Commandos racailles à Saint Dizier

Des échauffourées ont éclaté jeudi soir dans le quartier sensible du Vert-Bois à Saint-Dizier (Haute-Marne) où deux bâtiments et 16 véhicules ont été incendiés et où les forces de l'ordre et les pompiers ont été caillassés.

804e7ba14f98a8beacb06847a87a7969.jpgLes incidents ont débuté vers 21h45, quand 40 à 50 jeunes cagoulés, dont certains étaient munis de barres de fer, ont attaqué un fourgon de pompiers et un véhicule de la Brigade anti-criminalité (BAC) en intervention à proximité du centre commercial du Vert-Bois, a indiqué le préfet de Haute-Marne Yves Guillot. 

Plusieurs individus ont frappé le véhicule des pompiers à coups de barre de fer, certains s'accrochant même aux portières du véhicule pour en extraire ses occupants. L'un des pompiers a été touché, sans être blessé. Caillassés, les véhicules d'intervention, ont dans un premier temps dû faire machine arrière, avant de retourner sur les lieux. 

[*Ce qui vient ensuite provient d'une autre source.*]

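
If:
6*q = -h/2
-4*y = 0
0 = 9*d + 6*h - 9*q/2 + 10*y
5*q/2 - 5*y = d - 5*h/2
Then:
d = 0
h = 0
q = 0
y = 0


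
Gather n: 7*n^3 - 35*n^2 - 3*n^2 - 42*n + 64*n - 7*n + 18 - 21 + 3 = 7*n^3 - 38*n^2 + 15*n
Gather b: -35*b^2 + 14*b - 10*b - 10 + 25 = -35*b^2 + 4*b + 15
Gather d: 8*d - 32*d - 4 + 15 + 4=15 - 24*d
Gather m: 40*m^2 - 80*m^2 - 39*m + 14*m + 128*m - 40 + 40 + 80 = -40*m^2 + 103*m + 80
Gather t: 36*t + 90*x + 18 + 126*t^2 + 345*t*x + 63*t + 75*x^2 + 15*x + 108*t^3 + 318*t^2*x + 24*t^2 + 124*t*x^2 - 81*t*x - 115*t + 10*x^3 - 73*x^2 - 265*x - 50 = 108*t^3 + t^2*(318*x + 150) + t*(124*x^2 + 264*x - 16) + 10*x^3 + 2*x^2 - 160*x - 32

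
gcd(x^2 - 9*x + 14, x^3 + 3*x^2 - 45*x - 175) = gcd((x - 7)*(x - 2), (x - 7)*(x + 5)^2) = x - 7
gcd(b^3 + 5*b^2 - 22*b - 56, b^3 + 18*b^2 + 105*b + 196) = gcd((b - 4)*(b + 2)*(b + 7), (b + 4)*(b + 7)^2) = b + 7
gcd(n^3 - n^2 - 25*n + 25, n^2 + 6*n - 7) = n - 1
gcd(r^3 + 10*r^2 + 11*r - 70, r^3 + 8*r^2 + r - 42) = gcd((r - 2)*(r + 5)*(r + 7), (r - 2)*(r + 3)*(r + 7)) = r^2 + 5*r - 14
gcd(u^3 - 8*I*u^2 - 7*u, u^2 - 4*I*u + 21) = u - 7*I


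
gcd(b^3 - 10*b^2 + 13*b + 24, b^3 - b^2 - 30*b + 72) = b - 3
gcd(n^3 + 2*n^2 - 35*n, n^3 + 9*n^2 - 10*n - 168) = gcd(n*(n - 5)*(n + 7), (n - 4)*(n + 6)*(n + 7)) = n + 7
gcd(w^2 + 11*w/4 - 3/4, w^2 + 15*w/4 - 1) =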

Les jeunes se sont ensuite dispersés dans la ville, où ils ont mis le feu à la Maison de la jeunesse et de la culture (MJC), dont le rez-de-chaussée est entièrement détruit, ainsi qu'à une agence de location de voitures. 

L'office HLM a également été la cible des délinquants, sans que l'on puisse avoir s'il a été fortement touché. 

"Ils se sont engagés au milieu des immeubles. Ca a été concerté", a estimé Yves Guillot. "Ces gens étaient très jeunes et assez organisés. On a l'impression qu'ils ont préparé le coup et qu'ils ont voulu faire parler d'eux", a commenté le député-maire de la ville, François Cornut-Gentille (UMP). Des caillassages avaient déjà eu lieu à Saint-Dizier les jours derniers, selon lui. 

"On essaie de comprendre. On a déjà eu des violences dans la ville. Mais jamais de cette échelle", a-t-il poursuivi, avançant que les faits étaient "peut-être liés à l'interpellation récente d'un jeune qui avait giflé un policier".

Des renforts de police et de gendarmerie ont été appelés jeudi, selon le préfet Guillot. Des fourgonnettes des CRS sont arrivées vendredi vers 01h à l'hôtel de police de Saint-Dizier. 

La cité du Vert-bois, qui compte 12.000 habitants, pour une population totale de 30.000 habitants à Saint-Dizier, est classée en Zone urbaine sensible (Zus).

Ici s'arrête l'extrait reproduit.